HELICAL MAGNETIC SELF-ORGANIZATION OF PLASMAS IN TOROIDAL PINCHES WITH TRANSPORT BARRIER FORMATION

Nonlinear MHD modeling of toroidal pinch configurations (reversed-field pinch and tokamak) for hot plasma confinement describes several features of the helical self-organization, observed in both reversed-field pinches and tokamaks. It can also give a hint on why transport barriers are formed, by far one of the more interesting observations in experiments. The research work will be summarized in two points. The first one regards the recent successful technique to "channel" reversed-field pinches into a chosen macroscopic helical shape through the use of small edge magnetic perturbations. Helical self-organization is predicted in nonlinear MHD modeling, successfully tested in RFX-mod experiment in Padova and awaits further exploration in the updated device RFX-mod2. The upgraded machine, soon starting operation, is characterized by a shell-plasma proximity reduction, likely improving feedback coils action, thus favoring the study of the beneficial properties of helical states built upon helixes not resonating with the safety factor profile.
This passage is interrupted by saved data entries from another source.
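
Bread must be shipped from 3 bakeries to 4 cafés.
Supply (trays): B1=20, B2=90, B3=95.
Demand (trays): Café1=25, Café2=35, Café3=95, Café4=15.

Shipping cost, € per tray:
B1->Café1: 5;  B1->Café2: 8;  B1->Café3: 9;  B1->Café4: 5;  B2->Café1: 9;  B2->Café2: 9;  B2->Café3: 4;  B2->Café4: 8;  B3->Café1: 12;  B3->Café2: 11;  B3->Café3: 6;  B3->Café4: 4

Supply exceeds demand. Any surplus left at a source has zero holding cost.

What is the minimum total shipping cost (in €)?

990

A cheapest plan:
  B1 to Café1: 20 trays
  B2 to Café1: 5 trays
  B2 to Café2: 35 trays
  B2 to Café3: 50 trays
  B3 to Café3: 45 trays
  B3 to Café4: 15 trays
Total cost = €990.
(Supply check: B1 ships 20; B2 ships 90; B3 ships 60.)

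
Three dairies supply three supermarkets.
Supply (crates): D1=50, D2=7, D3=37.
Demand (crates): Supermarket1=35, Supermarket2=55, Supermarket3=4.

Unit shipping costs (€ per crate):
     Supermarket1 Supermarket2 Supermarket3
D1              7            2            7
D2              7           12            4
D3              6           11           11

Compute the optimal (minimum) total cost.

384

An optimal shipping plan:
  D1→Supermarket2: 50 × €2 = €100
  D2→Supermarket1: 3 × €7 = €21
  D2→Supermarket3: 4 × €4 = €16
  D3→Supermarket1: 32 × €6 = €192
  D3→Supermarket2: 5 × €11 = €55
Total = 100 + 21 + 16 + 192 + 55 = €384.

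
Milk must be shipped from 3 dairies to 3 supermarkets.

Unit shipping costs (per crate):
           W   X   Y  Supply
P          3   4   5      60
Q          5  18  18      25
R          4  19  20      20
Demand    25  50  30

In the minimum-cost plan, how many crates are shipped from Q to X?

Solving gives:
  P–X: 50 × 4 = 200
  P–Y: 10 × 5 = 50
  Q–W: 5 × 5 = 25
  Q–Y: 20 × 18 = 360
  R–W: 20 × 4 = 80
Total cost = 715.
The route Q→X is not used.

0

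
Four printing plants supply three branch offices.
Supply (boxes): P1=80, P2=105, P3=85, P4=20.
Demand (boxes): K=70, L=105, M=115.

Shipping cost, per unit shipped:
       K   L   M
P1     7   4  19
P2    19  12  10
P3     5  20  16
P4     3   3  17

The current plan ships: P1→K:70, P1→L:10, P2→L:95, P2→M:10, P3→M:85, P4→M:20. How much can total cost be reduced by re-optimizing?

1440

Current plan cost = 70·7 + 10·4 + 95·12 + 10·10 + 85·16 + 20·17 = 3470.
Optimal plan:
  P1→L: 80 boxes
  P2→L: 5 boxes
  P2→M: 100 boxes
  P3→K: 70 boxes
  P3→M: 15 boxes
  P4→L: 20 boxes
Optimal cost = 2030.
Saving = 3470 − 2030 = 1440.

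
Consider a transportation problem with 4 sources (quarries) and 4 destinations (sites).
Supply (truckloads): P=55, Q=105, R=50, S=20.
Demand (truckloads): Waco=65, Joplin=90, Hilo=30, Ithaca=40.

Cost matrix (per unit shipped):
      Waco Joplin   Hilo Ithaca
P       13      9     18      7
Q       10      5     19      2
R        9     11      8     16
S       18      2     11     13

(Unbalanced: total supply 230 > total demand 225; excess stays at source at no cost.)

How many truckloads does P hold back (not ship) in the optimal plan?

Minimum-cost shipments:
  P to Waco: 45 × 13 = 585
  P to Joplin: 5 × 9 = 45
  Q to Joplin: 65 × 5 = 325
  Q to Ithaca: 40 × 2 = 80
  R to Waco: 20 × 9 = 180
  R to Hilo: 30 × 8 = 240
  S to Joplin: 20 × 2 = 40
Total cost = 1495.
P ships 50 of its 55, leaving 5.

5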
The second point regards the MHD description of the process of formation of transport barriers by macroscopic magnetic chaos healing, which allows the emergence of hidden Lagrangian structures acting as barriers to the transport. The radial position of such structures is observed to correspond to higher gradients of magnetic field lines connection length to the edge and to higher temperature gradients, computed by numerically solving the anisotropic heat flow equation. Comparison with thermal measurements in RFX-mod will also be offered.